Endoscopy serves as the mainstay for IBD diagnosis, and in particular ileo-colonoscopy, with biopsies for histological examination (Table 163-5, Figures 163-1 and 163-2). Even though colonoscopy is a simple and safe procedure in patients with mild to moderate disease, it should be limited during hospitalization for a severe IBD flare to prevent perforation. Exceptions include cases of therapy-refractory disease in which limited colonoscopic intervention by an experienced operator should be considered to rule out infectious complications like C difficile colitis or CMV colitis. Ileocolonoscopy can be supplemented by wireless capsule endoscopy (WCE) for small bowel examination, but WCE should not be used during severe disease. WCE has a higher diagnostic yield than enteroclysis in the detection of CD of the small bowel, both in patients with known and newly suspected CD. Enteroclysis is a rarely performed procedure, but very helpful examination by which barium is administered through a nasogastric tube directly into the small bowel, excluding the upper gastrointestinal tract.
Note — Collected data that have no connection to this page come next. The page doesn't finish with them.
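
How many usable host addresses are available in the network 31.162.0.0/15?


Host bits = 32 - 15 = 17
Total addresses = 2^17 = 131072
Usable = total - 2 (network and broadcast)
Usable hosts: 131070


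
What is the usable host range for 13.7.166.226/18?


Network: 13.7.128.0
Broadcast: 13.7.191.255
First usable = network + 1
Last usable = broadcast - 1
Range: 13.7.128.1 to 13.7.191.254


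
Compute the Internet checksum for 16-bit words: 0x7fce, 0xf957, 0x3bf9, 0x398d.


Sum all words (with carry folding):
+ 0x7fce = 0x7fce
+ 0xf957 = 0x7926
+ 0x3bf9 = 0xb51f
+ 0x398d = 0xeeac
One's complement: ~0xeeac
Checksum = 0x1153


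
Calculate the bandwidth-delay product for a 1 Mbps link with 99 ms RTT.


BDP = bandwidth * RTT
= 1 Mbps * 99 ms
= 1 * 1e6 * 99 / 1000 bits
= 99000 bits
= 12375 bytes
= 12.085 KB
BDP = 99000 bits (12375 bytes)


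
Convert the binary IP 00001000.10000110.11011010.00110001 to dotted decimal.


00001000 = 8
10000110 = 134
11011010 = 218
00110001 = 49
IP: 8.134.218.49


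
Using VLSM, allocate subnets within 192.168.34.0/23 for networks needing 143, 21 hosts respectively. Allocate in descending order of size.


143 hosts -> /24 (254 usable): 192.168.34.0/24
21 hosts -> /27 (30 usable): 192.168.35.0/27
Allocation: 192.168.34.0/24 (143 hosts, 254 usable); 192.168.35.0/27 (21 hosts, 30 usable)


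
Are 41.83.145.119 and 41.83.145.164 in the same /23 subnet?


Mask: 255.255.254.0
41.83.145.119 AND mask = 41.83.144.0
41.83.145.164 AND mask = 41.83.144.0
Yes, same subnet (41.83.144.0)


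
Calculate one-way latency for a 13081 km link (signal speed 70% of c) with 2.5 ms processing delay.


Speed = 0.7 * 3e5 km/s = 210000 km/s
Propagation delay = 13081 / 210000 = 0.0623 s = 62.2905 ms
Processing delay = 2.5 ms
Total one-way latency = 64.7905 ms


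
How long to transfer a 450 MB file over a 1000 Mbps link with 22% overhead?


Effective throughput = 1000 * (1 - 22/100) = 780 Mbps
File size in Mb = 450 * 8 = 3600 Mb
Time = 3600 / 780
Time = 4.6154 seconds


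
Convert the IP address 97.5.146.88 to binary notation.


97 = 01100001
5 = 00000101
146 = 10010010
88 = 01011000
Binary: 01100001.00000101.10010010.01011000


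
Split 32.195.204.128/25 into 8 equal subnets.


New prefix = 25 + 3 = 28
Each subnet has 16 addresses
  32.195.204.128/28
  32.195.204.144/28
  32.195.204.160/28
  32.195.204.176/28
  32.195.204.192/28
  32.195.204.208/28
  32.195.204.224/28
  32.195.204.240/28
Subnets: 32.195.204.128/28, 32.195.204.144/28, 32.195.204.160/28, 32.195.204.176/28, 32.195.204.192/28, 32.195.204.208/28, 32.195.204.224/28, 32.195.204.240/28


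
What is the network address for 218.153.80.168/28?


IP:   11011010.10011001.01010000.10101000
Mask: 11111111.11111111.11111111.11110000
AND operation:
Net:  11011010.10011001.01010000.10100000
Network: 218.153.80.160/28


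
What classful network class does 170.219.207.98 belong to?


First octet: 170
Binary: 10101010
10xxxxxx -> Class B (128-191)
Class B, default mask 255.255.0.0 (/16)


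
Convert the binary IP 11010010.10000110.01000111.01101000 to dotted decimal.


11010010 = 210
10000110 = 134
01000111 = 71
01101000 = 104
IP: 210.134.71.104


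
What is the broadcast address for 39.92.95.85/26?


Network: 39.92.95.64/26
Host bits = 6
Set all host bits to 1:
Broadcast: 39.92.95.127


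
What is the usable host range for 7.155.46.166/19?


Network: 7.155.32.0
Broadcast: 7.155.63.255
First usable = network + 1
Last usable = broadcast - 1
Range: 7.155.32.1 to 7.155.63.254


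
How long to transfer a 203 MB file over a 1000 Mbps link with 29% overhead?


Effective throughput = 1000 * (1 - 29/100) = 710 Mbps
File size in Mb = 203 * 8 = 1624 Mb
Time = 1624 / 710
Time = 2.2873 seconds


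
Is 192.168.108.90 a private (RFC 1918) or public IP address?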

As an alternative to endoscopy, severity of inflammation can be analyzed by radiographic studies (Figures 163-3 and 163-4). Magnetic resonance (MR) enterography can reliably assess small bowel disease severity in the evaluation of ileocolonic Crohn disease. Dynamic contrast-enhanced MR imaging can help determine disease activity in perianal CD and might be helpful in selecting a subpopulation of patients who should be monitored more closely for development of more extensive disease. Alternatively, MR and CT enterography have similar sensitivities for detecting active small-bowel inflammation, and CT may have superior image quality based on study cohorts. CT was found to provide higher sensitivity in detecting enterovesical, enterocutaneous, and perianal fistulae, as well as extraluminal disease and complications, including abscesses, most commonly identified in the ischiorectal fossa, psoas muscle, and neighboring solid organs. However, CT studies raise the concern of cumulative radiation exposure, and therefore may not be a valuable option to monitor disease (Table 163-6).